In a pair of Aug. 9 tweets, the Minnesota Pollution Control Agency (MPCA) shared its summary of the harm caused (so far) by Enbridge as crews drilled beneath our waterways to construct the Line 3 tar sands oil pipeline. Below, we offer some context for these numbers, and why Minnesotans should be alarmed.
First, let’s clear up some confusion about the number of water crossings where Enbridge is using horizontal directional drilling (HDD) to install Line 3:
|21||The number of individual waterway crossings where HDD is being used|
|19||The number of distinct HDD crossings (at two locations, Enbridge is drilling under two waterways at once)|
|15||The number of rivers directly impacted by HDD (Enbridge is drilling beneath the Mississippi and Clearwater Rivers in two different places and the Shell River in three separate locations)|
HDD locations can be viewed on Watch the Line’s project map.

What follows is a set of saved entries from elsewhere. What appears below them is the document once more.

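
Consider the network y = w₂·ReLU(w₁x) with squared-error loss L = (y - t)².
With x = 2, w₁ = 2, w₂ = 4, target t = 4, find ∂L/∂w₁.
∂L/∂w₁ = 192

Forward pass:
z = w₁x = 2×2 = 4
h = ReLU(4) = 4
y = w₂h = 4×4 = 16

Backward pass:
∂L/∂y = 2(y - t) = 2(16 - 4) = 24
∂y/∂h = w₂ = 4
∂h/∂z = 1 (ReLU derivative)
∂z/∂w₁ = x = 2

∂L/∂w₁ = 24 × 4 × 1 × 2 = 192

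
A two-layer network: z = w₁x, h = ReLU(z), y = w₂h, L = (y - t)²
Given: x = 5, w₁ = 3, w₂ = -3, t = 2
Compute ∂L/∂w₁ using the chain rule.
∂L/∂w₁ = 1410

Forward pass:
z = w₁x = 3×5 = 15
h = ReLU(15) = 15
y = w₂h = -3×15 = -45

Backward pass:
∂L/∂y = 2(y - t) = 2(-45 - 2) = -94
∂y/∂h = w₂ = -3
∂h/∂z = 1 (ReLU derivative)
∂z/∂w₁ = x = 5

∂L/∂w₁ = -94 × -3 × 1 × 5 = 1410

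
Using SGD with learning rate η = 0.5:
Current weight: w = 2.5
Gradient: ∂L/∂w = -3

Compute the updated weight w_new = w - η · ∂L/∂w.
w_new = 4

w_new = w - η·∂L/∂w = 2.5 - 0.5×(-3) = 2.5 - (-1.5) = 4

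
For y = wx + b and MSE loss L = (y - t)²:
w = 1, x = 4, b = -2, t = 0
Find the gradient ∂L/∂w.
∂L/∂w = 16

y = wx + b = (1)(4) + -2 = 2
∂L/∂y = 2(y - t) = 2(2 - 0) = 4
∂y/∂w = x = 4
∂L/∂w = ∂L/∂y · ∂y/∂w = 4 × 4 = 16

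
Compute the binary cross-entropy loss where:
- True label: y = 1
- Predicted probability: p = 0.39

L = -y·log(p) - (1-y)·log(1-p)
L = 0.9416

L = -1·log(0.39) - 0·log(0.61) = -log(0.39) = 0.9416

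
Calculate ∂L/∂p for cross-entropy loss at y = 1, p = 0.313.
∂L/∂p = -3.195

∂L/∂p = -y/p + (1-y)/(1-p) = -1/0.313 + 0 = -3.195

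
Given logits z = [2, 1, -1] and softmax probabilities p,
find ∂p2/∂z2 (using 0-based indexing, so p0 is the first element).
∂p2/∂z2 = 0.03389

p = softmax(z) = [0.7054, 0.2595, 0.03512]
p2 = 0.03512

∂p2/∂z2 = p2(1 - p2) = 0.03512 × (1 - 0.03512) = 0.03389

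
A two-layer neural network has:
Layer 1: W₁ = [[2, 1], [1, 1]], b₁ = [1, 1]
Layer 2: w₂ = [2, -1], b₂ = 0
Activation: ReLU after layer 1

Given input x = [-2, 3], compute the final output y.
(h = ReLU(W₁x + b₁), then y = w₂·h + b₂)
y = -2

Layer 1 pre-activation: z₁ = [0, 2]
After ReLU: h = [0, 2]
Layer 2 output: y = 2×0 + -1×2 + 0 = -2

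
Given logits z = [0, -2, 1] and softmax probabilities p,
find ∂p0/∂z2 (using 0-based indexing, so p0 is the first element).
∂p0/∂z2 = -0.183

p = softmax(z) = [0.2595, 0.03512, 0.7054]
p0 = 0.2595, p2 = 0.7054

∂p0/∂z2 = -p0 × p2 = -0.2595 × 0.7054 = -0.183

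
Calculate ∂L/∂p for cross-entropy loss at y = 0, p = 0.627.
∂L/∂p = 2.681

∂L/∂p = -y/p + (1-y)/(1-p) = 0 + 1/0.373 = 2.681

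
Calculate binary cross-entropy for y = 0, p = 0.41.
L = 0.5276

L = -0·log(0.41) - 1·log(0.59) = -log(0.59) = 0.5276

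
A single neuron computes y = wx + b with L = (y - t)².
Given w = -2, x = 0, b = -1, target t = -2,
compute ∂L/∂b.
∂L/∂b = 2

y = wx + b = (-2)(0) + -1 = -1
∂L/∂y = 2(y - t) = 2(-1 - -2) = 2
∂y/∂b = 1
∂L/∂b = ∂L/∂y · ∂y/∂b = 2 × 1 = 2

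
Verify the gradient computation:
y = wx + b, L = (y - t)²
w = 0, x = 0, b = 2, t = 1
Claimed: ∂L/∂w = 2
Incorrect

y = (0)(0) + 2 = 2
∂L/∂y = 2(y - t) = 2(2 - 1) = 2
∂y/∂w = x = 0
∂L/∂w = 2 × 0 = 0

Claimed value: 2
Incorrect: The correct gradient is 0.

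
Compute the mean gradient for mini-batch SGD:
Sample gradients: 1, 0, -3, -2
Average gradient = -1

Average = (1/4)(1 + 0 + -3 + -2) = -4/4 = -1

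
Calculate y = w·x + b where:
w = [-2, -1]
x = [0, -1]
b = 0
y = 1

y = (-2)(0) + (-1)(-1) + 0 = 1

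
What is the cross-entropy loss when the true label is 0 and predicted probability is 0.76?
L = 1.427

L = -0·log(0.76) - 1·log(0.24) = -log(0.24) = 1.427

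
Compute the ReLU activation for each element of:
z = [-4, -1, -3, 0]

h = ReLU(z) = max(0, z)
h = [0, 0, 0, 0]

ReLU applied element-wise: max(0,-4)=0, max(0,-1)=0, max(0,-3)=0, max(0,0)=0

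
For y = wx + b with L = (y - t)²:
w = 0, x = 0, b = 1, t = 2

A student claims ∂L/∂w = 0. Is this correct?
Correct

y = (0)(0) + 1 = 1
∂L/∂y = 2(y - t) = 2(1 - 2) = -2
∂y/∂w = x = 0
∂L/∂w = -2 × 0 = 0

Claimed value: 0
Correct: The correct gradient is 0.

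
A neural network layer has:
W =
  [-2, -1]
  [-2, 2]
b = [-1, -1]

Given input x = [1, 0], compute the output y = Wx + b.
y = [-3, -3]

Wx = [-2×1 + -1×0, -2×1 + 2×0]
   = [-2, -2]
y = Wx + b = [-2 + -1, -2 + -1] = [-3, -3]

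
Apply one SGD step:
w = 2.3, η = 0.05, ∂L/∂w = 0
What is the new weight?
w_new = 2.3

w_new = w - η·∂L/∂w = 2.3 - 0.05×(0) = 2.3 - (0) = 2.3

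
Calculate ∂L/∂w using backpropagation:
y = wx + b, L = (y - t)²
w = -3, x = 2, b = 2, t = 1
∂L/∂w = -20

y = wx + b = (-3)(2) + 2 = -4
∂L/∂y = 2(y - t) = 2(-4 - 1) = -10
∂y/∂w = x = 2
∂L/∂w = ∂L/∂y · ∂y/∂w = -10 × 2 = -20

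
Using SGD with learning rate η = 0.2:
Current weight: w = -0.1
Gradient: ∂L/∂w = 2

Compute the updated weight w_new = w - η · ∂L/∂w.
w_new = -0.5

w_new = w - η·∂L/∂w = -0.1 - 0.2×(2) = -0.1 - (0.4) = -0.5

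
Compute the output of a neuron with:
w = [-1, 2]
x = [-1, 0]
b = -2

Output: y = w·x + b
y = -1

y = (-1)(-1) + (2)(0) + -2 = -1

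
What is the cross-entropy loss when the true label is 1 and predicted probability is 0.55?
L = 0.5978

L = -1·log(0.55) - 0·log(0.45) = -log(0.55) = 0.5978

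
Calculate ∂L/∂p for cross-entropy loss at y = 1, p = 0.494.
∂L/∂p = -2.024

∂L/∂p = -y/p + (1-y)/(1-p) = -1/0.494 + 0 = -2.024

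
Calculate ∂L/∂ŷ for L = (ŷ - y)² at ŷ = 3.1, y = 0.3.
∂L/∂ŷ = 5.6

∂L/∂ŷ = 2(ŷ - y) = 2(3.1 - 0.3) = 2(2.8) = 5.6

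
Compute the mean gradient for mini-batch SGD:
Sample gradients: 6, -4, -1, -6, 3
Average gradient = -0.4

Average = (1/5)(6 + -4 + -1 + -6 + 3) = -2/5 = -0.4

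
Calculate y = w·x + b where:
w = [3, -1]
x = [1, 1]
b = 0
y = 2

y = (3)(1) + (-1)(1) + 0 = 2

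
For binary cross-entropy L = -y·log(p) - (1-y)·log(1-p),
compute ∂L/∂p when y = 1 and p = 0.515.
∂L/∂p = -1.942

∂L/∂p = -y/p + (1-y)/(1-p) = -1/0.515 + 0 = -1.942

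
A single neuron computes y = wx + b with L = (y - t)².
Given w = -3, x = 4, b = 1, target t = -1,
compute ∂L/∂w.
∂L/∂w = -80

y = wx + b = (-3)(4) + 1 = -11
∂L/∂y = 2(y - t) = 2(-11 - -1) = -20
∂y/∂w = x = 4
∂L/∂w = ∂L/∂y · ∂y/∂w = -20 × 4 = -80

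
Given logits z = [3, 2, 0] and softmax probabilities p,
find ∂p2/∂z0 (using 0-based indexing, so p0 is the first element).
∂p2/∂z0 = -0.02477

p = softmax(z) = [0.7054, 0.2595, 0.03512]
p2 = 0.03512, p0 = 0.7054

∂p2/∂z0 = -p2 × p0 = -0.03512 × 0.7054 = -0.02477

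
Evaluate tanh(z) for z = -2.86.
-0.9935

tanh(-2.86) = (e^(-2.86) - e^(2.86))/(e^(-2.86) + e^(2.86)) = -0.9935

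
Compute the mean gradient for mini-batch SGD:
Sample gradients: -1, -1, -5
Average gradient = -2.333

Average = (1/3)(-1 + -1 + -5) = -7/3 = -2.333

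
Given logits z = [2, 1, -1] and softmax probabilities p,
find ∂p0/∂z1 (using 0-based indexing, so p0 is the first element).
∂p0/∂z1 = -0.183

p = softmax(z) = [0.7054, 0.2595, 0.03512]
p0 = 0.7054, p1 = 0.2595

∂p0/∂z1 = -p0 × p1 = -0.7054 × 0.2595 = -0.183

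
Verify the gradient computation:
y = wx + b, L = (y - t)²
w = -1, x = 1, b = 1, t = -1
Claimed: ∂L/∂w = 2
Correct

y = (-1)(1) + 1 = 0
∂L/∂y = 2(y - t) = 2(0 - -1) = 2
∂y/∂w = x = 1
∂L/∂w = 2 × 1 = 2

Claimed value: 2
Correct: The correct gradient is 2.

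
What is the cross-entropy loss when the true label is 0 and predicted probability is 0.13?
L = 0.1393

L = -0·log(0.13) - 1·log(0.87) = -log(0.87) = 0.1393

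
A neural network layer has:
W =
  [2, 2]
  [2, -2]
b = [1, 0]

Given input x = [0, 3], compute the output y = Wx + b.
y = [7, -6]

Wx = [2×0 + 2×3, 2×0 + -2×3]
   = [6, -6]
y = Wx + b = [6 + 1, -6 + 0] = [7, -6]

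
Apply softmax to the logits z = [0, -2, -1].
p = [0.6652, 0.09, 0.2447]

exp(z) = [1, 0.1353, 0.3679]
Sum = 1.503
p = [0.6652, 0.09, 0.2447]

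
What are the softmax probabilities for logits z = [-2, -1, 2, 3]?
p = [0.0048, 0.0131, 0.2641, 0.7179]

exp(z) = [0.1353, 0.3679, 7.389, 20.09]
Sum = 27.98
p = [0.0048, 0.0131, 0.2641, 0.7179]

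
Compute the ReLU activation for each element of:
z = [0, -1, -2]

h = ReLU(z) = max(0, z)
h = [0, 0, 0]

ReLU applied element-wise: max(0,0)=0, max(0,-1)=0, max(0,-2)=0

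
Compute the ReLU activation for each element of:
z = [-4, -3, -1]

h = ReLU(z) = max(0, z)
h = [0, 0, 0]

ReLU applied element-wise: max(0,-4)=0, max(0,-3)=0, max(0,-1)=0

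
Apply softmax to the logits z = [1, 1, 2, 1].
p = [0.1749, 0.1749, 0.4754, 0.1749]

exp(z) = [2.718, 2.718, 7.389, 2.718]
Sum = 15.54
p = [0.1749, 0.1749, 0.4754, 0.1749]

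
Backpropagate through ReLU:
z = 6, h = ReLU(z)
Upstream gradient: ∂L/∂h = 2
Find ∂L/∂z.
∂L/∂z = 2

h = ReLU(6) = 6
Since z > 0: ∂h/∂z = 1
∂L/∂z = ∂L/∂h · ∂h/∂z = 2 × 1 = 2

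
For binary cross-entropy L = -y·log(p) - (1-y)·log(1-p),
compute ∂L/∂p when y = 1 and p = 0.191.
∂L/∂p = -5.236

∂L/∂p = -y/p + (1-y)/(1-p) = -1/0.191 + 0 = -5.236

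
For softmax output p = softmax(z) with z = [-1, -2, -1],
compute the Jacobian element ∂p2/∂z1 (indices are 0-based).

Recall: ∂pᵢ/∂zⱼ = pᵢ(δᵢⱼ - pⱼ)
∂p2/∂z1 = -0.06561

p = softmax(z) = [0.4223, 0.1554, 0.4223]
p2 = 0.4223, p1 = 0.1554

∂p2/∂z1 = -p2 × p1 = -0.4223 × 0.1554 = -0.06561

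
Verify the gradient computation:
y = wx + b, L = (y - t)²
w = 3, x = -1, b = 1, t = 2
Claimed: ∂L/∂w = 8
Correct

y = (3)(-1) + 1 = -2
∂L/∂y = 2(y - t) = 2(-2 - 2) = -8
∂y/∂w = x = -1
∂L/∂w = -8 × -1 = 8

Claimed value: 8
Correct: The correct gradient is 8.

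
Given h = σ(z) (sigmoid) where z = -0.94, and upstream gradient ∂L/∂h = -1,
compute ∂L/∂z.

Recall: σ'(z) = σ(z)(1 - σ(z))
∂L/∂z = -0.202

σ(-0.94) = 0.2809
σ'(-0.94) = σ(-0.94)(1 - σ(-0.94)) = 0.2809 × 0.7191 = 0.202
∂L/∂z = ∂L/∂h · σ'(z) = -1 × 0.202 = -0.202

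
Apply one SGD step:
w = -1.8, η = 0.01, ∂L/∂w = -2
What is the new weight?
w_new = -1.78

w_new = w - η·∂L/∂w = -1.8 - 0.01×(-2) = -1.8 - (-0.02) = -1.78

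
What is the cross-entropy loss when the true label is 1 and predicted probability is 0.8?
L = 0.2231

L = -1·log(0.8) - 0·log(0.2) = -log(0.8) = 0.2231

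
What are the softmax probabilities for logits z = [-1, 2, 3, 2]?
p = [0.0104, 0.2097, 0.5701, 0.2097]

exp(z) = [0.3679, 7.389, 20.09, 7.389]
Sum = 35.23
p = [0.0104, 0.2097, 0.5701, 0.2097]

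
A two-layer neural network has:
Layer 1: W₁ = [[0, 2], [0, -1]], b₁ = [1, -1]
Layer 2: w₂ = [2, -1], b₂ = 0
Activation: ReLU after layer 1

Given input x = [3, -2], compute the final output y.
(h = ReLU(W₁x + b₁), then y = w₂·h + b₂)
y = -1

Layer 1 pre-activation: z₁ = [-3, 1]
After ReLU: h = [0, 1]
Layer 2 output: y = 2×0 + -1×1 + 0 = -1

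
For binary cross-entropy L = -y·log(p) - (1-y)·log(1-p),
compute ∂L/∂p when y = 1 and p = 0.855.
∂L/∂p = -1.17

∂L/∂p = -y/p + (1-y)/(1-p) = -1/0.855 + 0 = -1.17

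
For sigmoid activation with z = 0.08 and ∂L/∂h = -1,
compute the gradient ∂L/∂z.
∂L/∂z = -0.2496

σ(0.08) = 0.52
σ'(0.08) = σ(0.08)(1 - σ(0.08)) = 0.52 × 0.48 = 0.2496
∂L/∂z = ∂L/∂h · σ'(z) = -1 × 0.2496 = -0.2496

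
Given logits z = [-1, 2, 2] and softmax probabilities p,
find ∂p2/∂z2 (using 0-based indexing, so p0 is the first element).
∂p2/∂z2 = 0.2499

p = softmax(z) = [0.02429, 0.4879, 0.4879]
p2 = 0.4879

∂p2/∂z2 = p2(1 - p2) = 0.4879 × (1 - 0.4879) = 0.2499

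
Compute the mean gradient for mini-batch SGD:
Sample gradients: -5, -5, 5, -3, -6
Average gradient = -2.8

Average = (1/5)(-5 + -5 + 5 + -3 + -6) = -14/5 = -2.8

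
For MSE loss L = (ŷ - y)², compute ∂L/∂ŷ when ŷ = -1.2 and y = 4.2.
∂L/∂ŷ = -10.8

∂L/∂ŷ = 2(ŷ - y) = 2(-1.2 - 4.2) = 2(-5.4) = -10.8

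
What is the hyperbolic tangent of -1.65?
-0.9289

tanh(-1.65) = (e^(-1.65) - e^(1.65))/(e^(-1.65) + e^(1.65)) = -0.9289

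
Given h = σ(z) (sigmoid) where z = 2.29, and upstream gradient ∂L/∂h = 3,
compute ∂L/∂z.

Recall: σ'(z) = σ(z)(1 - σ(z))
∂L/∂z = 0.2505

σ(2.29) = 0.908
σ'(2.29) = σ(2.29)(1 - σ(2.29)) = 0.908 × 0.09195 = 0.0835
∂L/∂z = ∂L/∂h · σ'(z) = 3 × 0.0835 = 0.2505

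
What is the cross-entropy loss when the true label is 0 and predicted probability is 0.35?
L = 0.4308

L = -0·log(0.35) - 1·log(0.65) = -log(0.65) = 0.4308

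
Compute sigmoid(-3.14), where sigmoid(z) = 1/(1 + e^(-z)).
0.04149

sigmoid(-3.14) = 1/(1 + e^(3.14)) = 1/(1 + 23.1) = 0.04149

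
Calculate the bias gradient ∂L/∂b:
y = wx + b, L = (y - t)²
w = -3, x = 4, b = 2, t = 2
∂L/∂b = -24

y = wx + b = (-3)(4) + 2 = -10
∂L/∂y = 2(y - t) = 2(-10 - 2) = -24
∂y/∂b = 1
∂L/∂b = ∂L/∂y · ∂y/∂b = -24 × 1 = -24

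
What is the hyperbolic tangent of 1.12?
0.8076

tanh(1.12) = (e^(1.12) - e^(-1.12))/(e^(1.12) + e^(-1.12)) = 0.8076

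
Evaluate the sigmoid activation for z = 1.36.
0.7958

sigmoid(1.36) = 1/(1 + e^(-1.36)) = 1/(1 + 0.2567) = 0.7958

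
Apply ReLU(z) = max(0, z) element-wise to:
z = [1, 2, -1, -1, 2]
h = [1, 2, 0, 0, 2]

ReLU applied element-wise: max(0,1)=1, max(0,2)=2, max(0,-1)=0, max(0,-1)=0, max(0,2)=2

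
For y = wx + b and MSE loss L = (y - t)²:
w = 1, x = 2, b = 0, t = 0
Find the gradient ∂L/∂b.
∂L/∂b = 4

y = wx + b = (1)(2) + 0 = 2
∂L/∂y = 2(y - t) = 2(2 - 0) = 4
∂y/∂b = 1
∂L/∂b = ∂L/∂y · ∂y/∂b = 4 × 1 = 4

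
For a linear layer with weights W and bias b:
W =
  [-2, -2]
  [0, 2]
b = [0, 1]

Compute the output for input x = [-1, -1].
y = [4, -1]

Wx = [-2×-1 + -2×-1, 0×-1 + 2×-1]
   = [4, -2]
y = Wx + b = [4 + 0, -2 + 1] = [4, -1]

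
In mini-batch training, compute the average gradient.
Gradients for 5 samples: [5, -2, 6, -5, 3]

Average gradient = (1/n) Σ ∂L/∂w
Average gradient = 1.4

Average = (1/5)(5 + -2 + 6 + -5 + 3) = 7/5 = 1.4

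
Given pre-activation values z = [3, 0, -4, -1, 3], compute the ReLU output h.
h = [3, 0, 0, 0, 3]

ReLU applied element-wise: max(0,3)=3, max(0,0)=0, max(0,-4)=0, max(0,-1)=0, max(0,3)=3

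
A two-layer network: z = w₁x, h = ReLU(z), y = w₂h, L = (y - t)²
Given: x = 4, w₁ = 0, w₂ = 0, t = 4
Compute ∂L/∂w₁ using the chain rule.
∂L/∂w₁ = 0

Forward pass:
z = w₁x = 0×4 = 0
h = ReLU(0) = 0
y = w₂h = 0×0 = 0

Backward pass:
∂L/∂y = 2(y - t) = 2(0 - 4) = -8
∂y/∂h = w₂ = 0
∂h/∂z = 0 (ReLU derivative)
∂z/∂w₁ = x = 4

∂L/∂w₁ = -8 × 0 × 0 × 4 = 0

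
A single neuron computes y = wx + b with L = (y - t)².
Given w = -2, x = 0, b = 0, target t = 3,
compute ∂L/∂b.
∂L/∂b = -6

y = wx + b = (-2)(0) + 0 = 0
∂L/∂y = 2(y - t) = 2(0 - 3) = -6
∂y/∂b = 1
∂L/∂b = ∂L/∂y · ∂y/∂b = -6 × 1 = -6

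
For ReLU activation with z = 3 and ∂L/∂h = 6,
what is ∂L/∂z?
∂L/∂z = 6

h = ReLU(3) = 3
Since z > 0: ∂h/∂z = 1
∂L/∂z = ∂L/∂h · ∂h/∂z = 6 × 1 = 6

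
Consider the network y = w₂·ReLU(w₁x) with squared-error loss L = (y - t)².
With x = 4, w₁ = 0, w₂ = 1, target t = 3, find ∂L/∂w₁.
∂L/∂w₁ = 0

Forward pass:
z = w₁x = 0×4 = 0
h = ReLU(0) = 0
y = w₂h = 1×0 = 0

Backward pass:
∂L/∂y = 2(y - t) = 2(0 - 3) = -6
∂y/∂h = w₂ = 1
∂h/∂z = 0 (ReLU derivative)
∂z/∂w₁ = x = 4

∂L/∂w₁ = -6 × 1 × 0 × 4 = 0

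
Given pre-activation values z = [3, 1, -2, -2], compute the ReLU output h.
h = [3, 1, 0, 0]

ReLU applied element-wise: max(0,3)=3, max(0,1)=1, max(0,-2)=0, max(0,-2)=0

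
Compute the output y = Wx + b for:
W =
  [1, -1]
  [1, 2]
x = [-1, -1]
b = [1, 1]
y = [1, -2]

Wx = [1×-1 + -1×-1, 1×-1 + 2×-1]
   = [0, -3]
y = Wx + b = [0 + 1, -3 + 1] = [1, -2]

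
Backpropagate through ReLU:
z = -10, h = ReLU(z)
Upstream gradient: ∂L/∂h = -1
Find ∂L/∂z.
∂L/∂z = 0

h = ReLU(-10) = 0
Since z < 0: ∂h/∂z = 0
∂L/∂z = ∂L/∂h · ∂h/∂z = -1 × 0 = 0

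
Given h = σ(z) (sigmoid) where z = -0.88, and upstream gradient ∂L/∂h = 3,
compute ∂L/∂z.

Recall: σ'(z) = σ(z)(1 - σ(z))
∂L/∂z = 0.6217

σ(-0.88) = 0.2932
σ'(-0.88) = σ(-0.88)(1 - σ(-0.88)) = 0.2932 × 0.7068 = 0.2072
∂L/∂z = ∂L/∂h · σ'(z) = 3 × 0.2072 = 0.6217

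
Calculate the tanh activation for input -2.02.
-0.9654

tanh(-2.02) = (e^(-2.02) - e^(2.02))/(e^(-2.02) + e^(2.02)) = -0.9654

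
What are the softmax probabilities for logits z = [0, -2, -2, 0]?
p = [0.4404, 0.0596, 0.0596, 0.4404]

exp(z) = [1, 0.1353, 0.1353, 1]
Sum = 2.271
p = [0.4404, 0.0596, 0.0596, 0.4404]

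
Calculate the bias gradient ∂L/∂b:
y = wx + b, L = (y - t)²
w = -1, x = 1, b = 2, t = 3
∂L/∂b = -4

y = wx + b = (-1)(1) + 2 = 1
∂L/∂y = 2(y - t) = 2(1 - 3) = -4
∂y/∂b = 1
∂L/∂b = ∂L/∂y · ∂y/∂b = -4 × 1 = -4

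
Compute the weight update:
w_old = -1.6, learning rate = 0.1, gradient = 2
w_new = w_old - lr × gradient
w_new = -1.8

w_new = w - η·∂L/∂w = -1.6 - 0.1×(2) = -1.6 - (0.2) = -1.8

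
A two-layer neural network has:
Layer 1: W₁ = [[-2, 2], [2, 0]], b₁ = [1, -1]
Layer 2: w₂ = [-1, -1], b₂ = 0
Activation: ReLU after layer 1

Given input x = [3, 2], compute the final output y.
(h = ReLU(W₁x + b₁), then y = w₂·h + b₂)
y = -5

Layer 1 pre-activation: z₁ = [-1, 5]
After ReLU: h = [0, 5]
Layer 2 output: y = -1×0 + -1×5 + 0 = -5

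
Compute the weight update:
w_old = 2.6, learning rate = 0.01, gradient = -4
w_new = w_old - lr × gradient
w_new = 2.64

w_new = w - η·∂L/∂w = 2.6 - 0.01×(-4) = 2.6 - (-0.04) = 2.64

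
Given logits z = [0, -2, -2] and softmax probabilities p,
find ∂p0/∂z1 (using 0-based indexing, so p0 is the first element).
∂p0/∂z1 = -0.08382

p = softmax(z) = [0.787, 0.1065, 0.1065]
p0 = 0.787, p1 = 0.1065

∂p0/∂z1 = -p0 × p1 = -0.787 × 0.1065 = -0.08382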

The MPCA’s tweets offer a count of “inadvertent releases of drilling fluid” caused by Enbridge during Line 3 horizontal drilling. Here are some more numbers:
|28||The number of unique spill incidents (1 + 13 + 14)|
|12||The number of HDD crossings where Enbridge polluted the water with drilling fluid|
|63%||The percentage of HDD crossings where Enbridge spilled drilling fluid into the water or wetlands (12 out of 19); Conversely, this means only 37% of HDD operations were done without incident|
|80%||The percentage of HDD-impacted rivers into which Enbridge released drilling fluid (12 out of 15)|
It is unclear what the MPCA intends to do about any of this. Even the term “inadvertent releases” shrouds accountability. Was Enbridge working too fast? Is it easier to work faster and have these spills when there’s no significant financial cost for the spill? Per the MPCA’s tweet, many of these spills are in violation of the permits that agency granted Enbridge. How many violations must occur before the government halts construction to investigate possible negligence? Is this incident count informed only by what Enbridge has reported? How can we be assured that there haven’t been additional spills?
Let’s remember how the MPCA defines its purpose:
The Minnesota Pollution Control Agency is a state agency committed to ensuring that every Minnesotan has healthy air, sustainable lands, clean water, and a better climate. Through the authority of state and federal statutes and guidelines, the Agency focuses on preventing and reducing the pollution of air, land, and water, and leads Minnesota’s efforts to protect against the devastating effects of climate change.
Do you think they’re living up to this commitment to the people of Minnesota?
Meanwhile, since regulators do not appear to be actively monitoring the situations or taking any action, a grassroots water sampling and testing effort—led by water scientists and organized by water protectors and allies—was assembled in response to the numerous frac-outs. Results are pending.